Searching, flying and flamenco: Rafaela Carrasco
The nouveau flamenco Company Rafael Carrasco will open the stage for two nights in a row this September for New York City Center’s Fall for Dance Festival — 10 nights for 10 bucks each! Carrasco is a prolific choreographer and dancer with an appetite for experimentation. An excerpt from an interview in 2004:
I’m the type that flies, I’m the type that doesn’t conform; I get bored right away with what I do… It’s good, but it’s very screwy at times because you never really live in the present; you’re always in the future. It’s a need and when it’s a need it’s fantastic because it comes out of a sincere, honest place. It doesn’t come from pretension or from wishing to search for something; it comes out natural.
Check out the rhythmic duet between Carrasco and Madrid percussionist, Nacho Arimany.

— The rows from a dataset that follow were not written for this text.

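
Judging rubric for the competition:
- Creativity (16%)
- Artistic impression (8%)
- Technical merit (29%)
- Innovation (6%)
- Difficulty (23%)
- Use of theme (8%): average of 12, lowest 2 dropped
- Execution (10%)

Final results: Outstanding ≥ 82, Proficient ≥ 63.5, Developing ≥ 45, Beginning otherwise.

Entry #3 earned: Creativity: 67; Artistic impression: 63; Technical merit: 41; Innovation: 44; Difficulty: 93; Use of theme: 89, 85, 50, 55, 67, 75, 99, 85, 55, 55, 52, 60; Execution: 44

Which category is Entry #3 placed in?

Use of theme: drop 50, 52 → average of remaining 10 = 725/10 = 72.5
Weighted total:
  Creativity 67 × 0.16 = 10.72
  Artistic impression 63 × 0.08 = 5.04
  Technical merit 41 × 0.29 = 11.89
  Innovation 44 × 0.06 = 2.64
  Difficulty 93 × 0.23 = 21.39
  Use of theme 72.5 × 0.08 = 5.8
  Execution 44 × 0.1 = 4.4
Sum = 61.88
61.88 is ≥ 45 and < 63.5 → Developing

Developing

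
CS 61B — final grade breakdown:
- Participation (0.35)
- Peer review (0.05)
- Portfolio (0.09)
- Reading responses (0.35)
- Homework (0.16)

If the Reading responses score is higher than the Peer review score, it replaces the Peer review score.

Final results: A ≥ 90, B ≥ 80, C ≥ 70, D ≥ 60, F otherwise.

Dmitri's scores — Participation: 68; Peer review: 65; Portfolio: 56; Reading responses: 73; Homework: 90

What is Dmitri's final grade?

Reading responses (73) > Peer review (65), so Peer review counts as 73.
Weighted total:
  Participation 68 × 0.35 = 23.8
  Peer review 73 × 0.05 = 3.65
  Portfolio 56 × 0.09 = 5.04
  Reading responses 73 × 0.35 = 25.55
  Homework 90 × 0.16 = 14.4
Sum = 72.44
72.44 is ≥ 70 and < 80 → C

C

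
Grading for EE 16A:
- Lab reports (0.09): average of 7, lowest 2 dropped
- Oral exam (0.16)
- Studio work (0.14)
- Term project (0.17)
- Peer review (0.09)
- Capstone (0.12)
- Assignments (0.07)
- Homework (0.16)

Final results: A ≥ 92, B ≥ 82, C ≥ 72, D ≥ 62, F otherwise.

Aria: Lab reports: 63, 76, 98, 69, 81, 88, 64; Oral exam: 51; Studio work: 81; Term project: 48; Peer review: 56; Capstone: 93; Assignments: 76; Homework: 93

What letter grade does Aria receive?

D

Lab reports: drop 63, 64 → average of remaining 5 = 412/5 = 82.4
Weighted total:
  Lab reports 82.4 × 0.09 = 7.416
  Oral exam 51 × 0.16 = 8.16
  Studio work 81 × 0.14 = 11.34
  Term project 48 × 0.17 = 8.16
  Peer review 56 × 0.09 = 5.04
  Capstone 93 × 0.12 = 11.16
  Assignments 76 × 0.07 = 5.32
  Homework 93 × 0.16 = 14.88
Sum = 71.476
71.476 is ≥ 62 and < 72 → D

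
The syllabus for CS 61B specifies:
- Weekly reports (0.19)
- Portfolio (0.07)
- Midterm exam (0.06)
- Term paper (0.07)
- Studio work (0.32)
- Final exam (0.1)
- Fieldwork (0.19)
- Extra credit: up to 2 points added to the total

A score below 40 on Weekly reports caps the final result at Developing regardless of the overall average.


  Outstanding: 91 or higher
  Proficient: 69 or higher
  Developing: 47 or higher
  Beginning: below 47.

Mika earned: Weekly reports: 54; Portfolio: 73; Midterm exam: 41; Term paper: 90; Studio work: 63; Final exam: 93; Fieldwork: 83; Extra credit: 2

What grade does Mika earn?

Proficient

Weekly reports score 54 ≥ 40: minimum met.
Weighted total:
  Weekly reports 54 × 0.19 = 10.26
  Portfolio 73 × 0.07 = 5.11
  Midterm exam 41 × 0.06 = 2.46
  Term paper 90 × 0.07 = 6.3
  Studio work 63 × 0.32 = 20.16
  Final exam 93 × 0.1 = 9.3
  Fieldwork 83 × 0.19 = 15.77
Sum = 69.36
Extra credit: 69.36 + 2 = 71.36
71.36 is ≥ 69 and < 91 → Proficient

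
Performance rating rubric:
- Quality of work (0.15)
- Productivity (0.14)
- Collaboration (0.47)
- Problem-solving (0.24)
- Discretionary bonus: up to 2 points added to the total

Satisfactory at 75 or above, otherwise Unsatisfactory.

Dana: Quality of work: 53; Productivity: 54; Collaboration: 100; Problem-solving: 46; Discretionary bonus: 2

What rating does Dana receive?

Weighted total:
  Quality of work 53 × 0.15 = 7.95
  Productivity 54 × 0.14 = 7.56
  Collaboration 100 × 0.47 = 47
  Problem-solving 46 × 0.24 = 11.04
Sum = 73.55
Discretionary bonus: 73.55 + 2 = 75.55
75.55 ≥ 75 → Satisfactory

Satisfactory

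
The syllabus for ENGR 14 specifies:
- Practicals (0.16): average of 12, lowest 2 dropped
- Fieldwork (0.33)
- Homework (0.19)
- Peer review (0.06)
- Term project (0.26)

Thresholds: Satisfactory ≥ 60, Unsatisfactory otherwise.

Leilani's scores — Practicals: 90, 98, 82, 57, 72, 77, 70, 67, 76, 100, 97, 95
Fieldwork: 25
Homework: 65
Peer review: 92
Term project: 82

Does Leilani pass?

Practicals: drop 57, 67 → average of remaining 10 = 857/10 = 85.7
Weighted total:
  Practicals 85.7 × 0.16 = 13.712
  Fieldwork 25 × 0.33 = 8.25
  Homework 65 × 0.19 = 12.35
  Peer review 92 × 0.06 = 5.52
  Term project 82 × 0.26 = 21.32
Sum = 61.152
61.152 ≥ 60 → Satisfactory

Satisfactory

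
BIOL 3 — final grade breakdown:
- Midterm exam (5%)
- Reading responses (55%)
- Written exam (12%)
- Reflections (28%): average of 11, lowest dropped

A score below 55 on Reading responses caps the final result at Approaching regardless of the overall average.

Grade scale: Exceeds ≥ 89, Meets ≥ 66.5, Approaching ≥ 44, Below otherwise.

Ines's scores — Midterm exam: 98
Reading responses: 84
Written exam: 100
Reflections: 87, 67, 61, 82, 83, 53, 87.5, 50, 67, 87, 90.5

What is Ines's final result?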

More thoughtful words from Carrasco, on honesty and the universal skirmish between an artform’s originators versus its innovators:
I’m tired of sensationalist shows seeking easy applause; I’m against selling oneself out. I need to be told honesty even if it’s very scant. I don’t ask for a big deal technically; I don’t care if you give me three turns or one or none. What I want is for you to tell me truth and honesty.
It’s also true that there’s a great generation gap between our maestros and us… It’s rather harsh for them to see what we do because they think that flamenco is slipping away, but I don’t think so; I think it’s a time of searching when people are coming out with the freedom to choose to be very flamenco or to bring out another kind of restlessness… You can’t ask the same thing of everyone; they don’t have to have that need, but you have to allow those who do to search.


She’s not the only one who gets bored with what she does. Sterility is incompatible with art.
Carrasco also mentions feeling like she lacks presence with what she does because of boredom, and thinking about the next project. The other side of the coin, perhaps?